Link: https://leetcode.cn/problems/remove-digit-from-number-to-maximize-result/
Question
difficulty: easy
adj diff: 2
You are given a string number representing a positive integer and a character digit.
Return the resulting string after removing exactly one occurrence of digit from number such that the value of the resulting string in decimal form is maximized. The test cases are generated such that digit occurs at least once in number.
Example 1:
Input: number = "123", digit = "3"
Output: "12"
Explanation: There is only one '3' in "123". After removing '3', the result is "12".
Example 2:
Input: number = "1231", digit = "1"
Output: "231"
Explanation: We can remove the first '1' to get "231" or remove the second '1' to get "123".
Since 231 > 123, we return "231".
Example 3:
Input: number = "551", digit = "5"
Output: "51"
Explanation: We can remove either the first or second '5' from "551".
Both result in the string "51".
Constraints:
2 <= number.length <= 100
number consists of digits from '1' to '9'.

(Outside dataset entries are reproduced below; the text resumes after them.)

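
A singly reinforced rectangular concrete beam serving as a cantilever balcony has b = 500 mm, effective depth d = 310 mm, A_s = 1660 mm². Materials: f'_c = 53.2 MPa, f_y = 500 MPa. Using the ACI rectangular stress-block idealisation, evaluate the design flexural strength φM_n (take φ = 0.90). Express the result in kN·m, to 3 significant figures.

φM_n ≈ 218 kN·m

T = A_s f_y = 1660 × 500 = 830000 N = 830 kN.
From C = T: a = T/(0.85 f'_c b) = 830000/(0.85 × 53.2 × 500) = 36.71 mm.
M_n = T(d − a/2) = 830 kN × (310 − 18.355) mm = 242.07 kN·m.
φM_n = 0.90 × 242.07 = 217.86 kN·m.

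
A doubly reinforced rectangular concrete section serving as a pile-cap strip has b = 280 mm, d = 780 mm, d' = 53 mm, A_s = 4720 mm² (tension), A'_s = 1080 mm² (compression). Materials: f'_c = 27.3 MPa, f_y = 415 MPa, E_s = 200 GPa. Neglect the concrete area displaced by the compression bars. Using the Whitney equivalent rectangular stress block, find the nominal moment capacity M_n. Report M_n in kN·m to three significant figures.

M_n ≈ 1330 kN·m

Assume both tension and compression steel yield.
Net tension couple steel: A_s − A'_s = 3640 mm².
a = (A_s − A'_s) f_y / (0.85 f'_c b) = 1510600/(0.85 × 27.3 × 280) = 232.49 mm.
c = a/β₁ = 232.49/0.85 = 273.52 mm; ε'_s = 0.003(c − d')/c = 0.0024 ≥ f_y/E_s = 0.0021, so compression steel does yield.
M_n = (A_s − A'_s) f_y (d − a/2) + A'_s f_y (d − d') = [1510600 × (780 − 116.245) + 448200 × (780 − 53)] × 10⁻⁶ = 1002.67 + 325.84 = 1328.51 kN·m.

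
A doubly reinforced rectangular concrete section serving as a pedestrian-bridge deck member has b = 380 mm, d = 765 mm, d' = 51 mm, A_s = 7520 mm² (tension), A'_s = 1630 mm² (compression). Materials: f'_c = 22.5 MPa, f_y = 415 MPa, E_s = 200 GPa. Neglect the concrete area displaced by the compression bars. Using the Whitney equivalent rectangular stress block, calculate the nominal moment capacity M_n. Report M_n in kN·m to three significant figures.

Assume both tension and compression steel yield.
Net tension couple steel: A_s − A'_s = 5890 mm².
a = (A_s − A'_s) f_y / (0.85 f'_c b) = 2444350/(0.85 × 22.5 × 380) = 336.34 mm.
c = a/β₁ = 336.34/0.85 = 395.69 mm; ε'_s = 0.003(c − d')/c = 0.0026 ≥ f_y/E_s = 0.0021, so compression steel does yield.
M_n = (A_s − A'_s) f_y (d − a/2) + A'_s f_y (d − d') = [2444350 × (765 − 168.17) + 676450 × (765 − 51)] × 10⁻⁶ = 1458.86 + 482.99 = 1941.85 kN·m.

M_n ≈ 1940 kN·m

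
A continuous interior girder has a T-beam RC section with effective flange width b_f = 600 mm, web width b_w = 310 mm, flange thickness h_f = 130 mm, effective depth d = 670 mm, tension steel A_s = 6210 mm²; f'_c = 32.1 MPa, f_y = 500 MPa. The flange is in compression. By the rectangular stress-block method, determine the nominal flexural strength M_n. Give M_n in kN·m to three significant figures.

Tension: T = A_s f_y = 6210 × 500 = 3105000 N.
Try a within the flange: a = T/(0.85 f'_c b_f) = 3105000/(0.85 × 32.1 × 600) = 189.66 mm.
a = 189.66 > h_f = 130 mm: the block extends into the web. Split into flange-overhang and web parts.
C_f = 0.85 f'_c (b_f − b_w) h_f = 0.85 × 32.1 × (600 − 310) × 130 = 1028645 N.
Remaining web compression depth: a_w = (T − C_f)/(0.85 f'_c b_w) = (3105000 − 1028645)/(0.85 × 32.1 × 310) = 245.48 mm.
M_n = C_f(d − h_f/2) + (T − C_f)(d − a_w/2) = 1028645 × (670 − 65) + 2076355 × (670 − 122.74) = 622.33 + 1136.31 = 1758.64 × 10⁶ N·mm.
M_n = 1758.64 kN·m.

M_n ≈ 1760 kN·m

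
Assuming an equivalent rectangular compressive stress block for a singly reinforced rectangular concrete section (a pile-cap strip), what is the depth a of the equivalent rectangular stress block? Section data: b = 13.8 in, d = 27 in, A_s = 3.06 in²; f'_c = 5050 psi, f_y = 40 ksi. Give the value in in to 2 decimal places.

T = A_s f_y = 3.06 × 40 = 122.4 kips.
a = T/(0.85 f'_c b) = 122.4/(0.85 × 5.05 × 13.8) = 2.07 in.

a ≈ 2.07 in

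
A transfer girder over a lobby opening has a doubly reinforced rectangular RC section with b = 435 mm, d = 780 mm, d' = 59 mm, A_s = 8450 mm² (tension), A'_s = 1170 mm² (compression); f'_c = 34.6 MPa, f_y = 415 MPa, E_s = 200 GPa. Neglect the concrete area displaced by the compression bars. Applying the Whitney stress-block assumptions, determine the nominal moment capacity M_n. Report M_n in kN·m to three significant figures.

Assume both tension and compression steel yield.
Net tension couple steel: A_s − A'_s = 7280 mm².
a = (A_s − A'_s) f_y / (0.85 f'_c b) = 3021200/(0.85 × 34.6 × 435) = 236.15 mm.
c = a/β₁ = 236.15/0.803 = 294.08 mm; ε'_s = 0.003(c − d')/c = 0.0024 ≥ f_y/E_s = 0.0021, so compression steel does yield.
M_n = (A_s − A'_s) f_y (d − a/2) + A'_s f_y (d − d') = [3021200 × (780 − 118.075) + 485550 × (780 − 59)] × 10⁻⁶ = 1999.81 + 350.08 = 2349.89 kN·m.

M_n ≈ 2350 kN·m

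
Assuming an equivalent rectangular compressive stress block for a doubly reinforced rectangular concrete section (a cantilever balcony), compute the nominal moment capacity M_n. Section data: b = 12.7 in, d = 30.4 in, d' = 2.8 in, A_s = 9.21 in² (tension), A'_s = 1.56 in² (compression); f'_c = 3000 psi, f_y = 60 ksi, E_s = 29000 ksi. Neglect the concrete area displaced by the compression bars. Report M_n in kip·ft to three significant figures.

M_n ≈ 1110 kip·ft

Assume both steels yield.
a = (A_s − A'_s) f_y/(0.85 f'_c b) = (9.21 − 1.56) × 60/(0.85 × 3 × 12.7) = 14.173 in.
c = a/β₁ = 14.173/0.85 = 16.674 in; ε'_s = 0.003(c − d')/c = 0.0025 ≥ ε_y = 0.0021, so the compression steel yields.
M_n = (A_s − A'_s) f_y (d − a/2) + A'_s f_y (d − d') = 459 × (30.4 − 7.0865) + 93.6 × (30.4 − 2.8) = 10700.9 + 2583.4 = 13284.3 kip·in = 13284.3/12 = 1107.03 kip·ft.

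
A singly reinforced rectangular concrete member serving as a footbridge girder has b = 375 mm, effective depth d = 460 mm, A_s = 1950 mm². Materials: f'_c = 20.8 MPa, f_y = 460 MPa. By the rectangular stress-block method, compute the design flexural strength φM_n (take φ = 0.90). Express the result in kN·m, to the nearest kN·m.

T = A_s f_y = 1950 × 460 = 897000 N = 897 kN.
From C = T: a = T/(0.85 f'_c b) = 897000/(0.85 × 20.8 × 375) = 135.29 mm.
M_n = T(d − a/2) = 897 kN × (460 − 67.645) mm = 351.94 kN·m.
φM_n = 0.90 × 351.94 = 316.75 kN·m.

φM_n ≈ 317 kN·m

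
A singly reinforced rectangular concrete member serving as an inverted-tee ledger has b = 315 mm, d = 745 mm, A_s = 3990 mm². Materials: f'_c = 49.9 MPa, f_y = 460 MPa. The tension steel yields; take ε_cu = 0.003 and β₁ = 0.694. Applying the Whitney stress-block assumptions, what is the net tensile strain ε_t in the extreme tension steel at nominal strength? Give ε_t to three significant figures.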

digit is a digit from '1' to '9'.
digit occurs at least once in number.
只要找到第一个 position i,使:
num[i] < num[i+1]
就行了。
不用管 = 的情况(直接 skip)。
Code
class Solution {
public String removeDigit(String number, char digit) {
int len = number.length();
for (int i = 0; i < len - 1; i++) {
if (number.charAt(i) == digit && number.charAt(i) < number.charAt(i + 1)) {
// remove char at position i, return
return number.substring(0, i) + number.substring(i + 1);
}
}
int last = number.lastIndexOf(digit);
return number.substring(0, last) + number.substring(last + 1);
}
}